TL;DR So...what if two bulbs are broken, or three, or more? Wouldn't I have to replace pretty much every light in that half of the strand to get it working again?
posted by kitcat at 11:45 AM on November 16


Yep, fixable but tedious. Probably rusted/corroded/broken contacts for the light bulbs, which makes them appear burnt out. Too many in a section and the section doesn't work. In my experience, 3 or 4 bad bulbs is about where the whole section goes out. Each section is usually 50 bulbs, so a 100 bulb set will have 2 sections, but a 150 bulb set will have 3 sections, etc. Each section is completely independent (wired in parallel), so you can have a string with the first section out and the second section working.

Additional tricks:
If you're lucky, you may have a situation where you have just one too many burnt out. Sometimes if you take them to a completely dark room, the non-bad bulbs still glow a tiny bit, and you can identify the bad (dark) bulbs to replace.

If you have a working string of the same design, you can remove a bulb from a dead section and check that it's good by temporarily plugging it into a good string, then putting it back if it's good. Work through the entire bad section bulb-by-bulb until you identify and replace enough dead bulbs that the section lights up. Replace any additional dead bulbs you can now see. You'll probably have more dead bulbs than you have spares, so you will probably need to make one of the strings the sacrificial donor to give up its bulbs as spares.

My mom has a whole batch of icicles that must have been manufactured with a defect, so this is an annual event. The only way this gets simpler is to go through at the end of the season (and during the season, if accessible) and replace all the dead bulbs, so that one more bad bulb won't kill the section.
posted by yuwtze at 11:56 AM on November 16


Let's assume that mekily is right about each half strand being on a different circuit. Do I understand correctly that if one bulb in that circuit is broken, then the lights on that circuit (that half of the strand) will not light? This tells me that in the 7 strands that do NOT light up it must be a bulb in the first half of the strand that's broken.

Almost. If the two halves of the strand are on separate circuits, and the entire strand doesn't light, that means there is at least one bulb on each half of the strand that is burnt out.

TL;DR So...what if two bulbs are broken, or three, or more? Wouldn't I have to replace pretty much every light in that half of the strand to get it working again?

Yeah, this is the problem, that you don't actually know how many bulbs are burnt out... so even if you go through and put a new bulb in one socket at a time, there might be a second burnt out bulb. So it's tedious.

I will say that the advantage of the device I linked is that it can fix all the shunts at the same time. (I've seen them for sale for $10-20 so they're not as expensive as the one I linked above.)
posted by mekily at 12:03 PM on November 16 [1 favorite]


"TL;DR So...what if two bulbs are broken, or three, or more? Wouldn't I have to replace pretty much every light in that half of the strand to get it working again?"

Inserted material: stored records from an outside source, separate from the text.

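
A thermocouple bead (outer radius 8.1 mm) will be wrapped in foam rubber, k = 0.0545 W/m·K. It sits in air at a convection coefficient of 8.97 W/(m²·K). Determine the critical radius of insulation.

r_cr ≈ 12.2 mm

For a sphere r_cr = 2k/h = 2×0.0545/8.97
r_cr = 12.2 mm; since the bare radius (8.1 mm) is below r_cr, adding a thin layer of insulation will *increase* heat loss.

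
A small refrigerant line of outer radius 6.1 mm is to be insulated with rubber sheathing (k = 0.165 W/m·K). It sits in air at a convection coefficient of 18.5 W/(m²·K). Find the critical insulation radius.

r_cr ≈ 8.92 mm

For a cylinder r_cr = k/h = 0.165/18.5
r_cr = 8.92 mm; since the bare radius (6.1 mm) is below r_cr, adding a thin layer of insulation will *increase* heat loss.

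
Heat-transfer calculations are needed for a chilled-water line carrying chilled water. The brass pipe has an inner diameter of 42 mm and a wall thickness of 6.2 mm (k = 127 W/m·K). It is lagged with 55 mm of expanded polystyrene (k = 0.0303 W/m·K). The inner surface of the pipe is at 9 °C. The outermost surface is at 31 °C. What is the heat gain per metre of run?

Cylindrical conduction, so R = ln(r₂/r₁)/(2πkL) per layer, in series:
R_brass pipe wall = ln(27.2/21)/(2π×127×1) = 3.242×10^-4 K/W
R_expanded polystyrene = ln(82.2/27.2)/(2π×0.0303×1) = 5.809 K/W
R_total = 5.809 K/W
Q = ΔT/R_total = 22/5.809

q′ ≈ 3.79 W/m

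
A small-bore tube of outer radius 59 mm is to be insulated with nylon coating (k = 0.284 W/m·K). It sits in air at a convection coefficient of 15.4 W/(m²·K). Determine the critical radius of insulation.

r_cr ≈ 18.4 mm

For a cylinder r_cr = k/h = 0.284/15.4
r_cr = 18.4 mm; since the bare radius (59 mm) is above r_cr, any added insulation will reduce heat loss.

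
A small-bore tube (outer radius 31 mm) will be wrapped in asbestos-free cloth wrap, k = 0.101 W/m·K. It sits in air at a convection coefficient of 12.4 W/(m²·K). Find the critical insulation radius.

r_cr ≈ 8.15 mm

For a cylinder r_cr = k/h = 0.101/12.4
r_cr = 8.15 mm; since the bare radius (31 mm) is above r_cr, any added insulation will reduce heat loss.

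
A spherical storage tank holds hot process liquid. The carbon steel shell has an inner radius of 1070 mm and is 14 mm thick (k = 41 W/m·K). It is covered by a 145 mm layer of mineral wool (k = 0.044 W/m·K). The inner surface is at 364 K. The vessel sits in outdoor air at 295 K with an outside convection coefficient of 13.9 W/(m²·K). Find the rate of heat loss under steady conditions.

Q ≈ 344 W

For a spherical shell R = (1/r₁ − 1/r₂)/(4πk); film R = 1/(h·4πr²). In series:
R_carbon steel shell = (1/1.07 − 1/1.084)/(4π×41) = 2.343×10^-5 K/W
R_mineral wool = (1/1.084 − 1/1.229)/(4π×0.044) = 0.1968 K/W
R_outer film = 1/(h·4πr_o²) = 1/(13.9×4π×1.229²) = 0.00379 K/W
R_total = 0.2007 K/W
Q = ΔT/R_total = 69/0.2007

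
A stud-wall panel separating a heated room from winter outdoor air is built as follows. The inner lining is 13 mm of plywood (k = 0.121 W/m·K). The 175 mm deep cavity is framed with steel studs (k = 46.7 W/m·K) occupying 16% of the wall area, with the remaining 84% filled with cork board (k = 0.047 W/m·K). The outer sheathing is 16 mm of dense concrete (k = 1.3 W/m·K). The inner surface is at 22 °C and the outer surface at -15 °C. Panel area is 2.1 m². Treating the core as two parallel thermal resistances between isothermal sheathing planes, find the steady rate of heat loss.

Sheathing layers in series; stud and cavity paths in parallel between them.
R_inner = 0.013/(0.121×2.1) = 0.05116 K/W
R_stud  = 0.175/(46.7×0.16×2.1) = 0.01115 K/W
R_cav   = 0.175/(0.047×0.84×2.1) = 2.111 K/W
1/R_core = 1/R_stud + 1/R_cav → R_core = 0.01109 K/W
R_outer = 0.016/(1.3×2.1) = 0.005861 K/W
R_total = 0.06812 K/W
Q = ΔT/R_total = 37/0.06812

Q ≈ 543 W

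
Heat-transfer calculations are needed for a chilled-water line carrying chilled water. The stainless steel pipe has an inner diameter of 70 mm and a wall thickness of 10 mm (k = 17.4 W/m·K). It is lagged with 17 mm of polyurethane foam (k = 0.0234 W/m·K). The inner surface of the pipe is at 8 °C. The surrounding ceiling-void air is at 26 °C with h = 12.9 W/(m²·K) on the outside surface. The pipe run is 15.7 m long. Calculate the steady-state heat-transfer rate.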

Yes, but chances are that it is only one bulb. I have the patience to assume that all the bulbs are good, except one bad and that I don't know which socket has the bad bulb. I start with one new good bulb and try it in socket 1 (that does not light up), then, assuming it doesn't fix it, taking the bulb I just took out from socket 1 and trying it in socket 2, and so on until the strand works. If I get to the end and it doesn't work, then I toss the strand.

That approach fixes it 9 out of 10 times.
posted by bruinfan at 12:05 PM on November 16 [2 favorites]


As a side recommendation; I found that xmas lights last longer if they are not stored in a hot attic. I don't know if yours are stored there, but it's a bit of worthwhile info for anyone who's in a similar situation.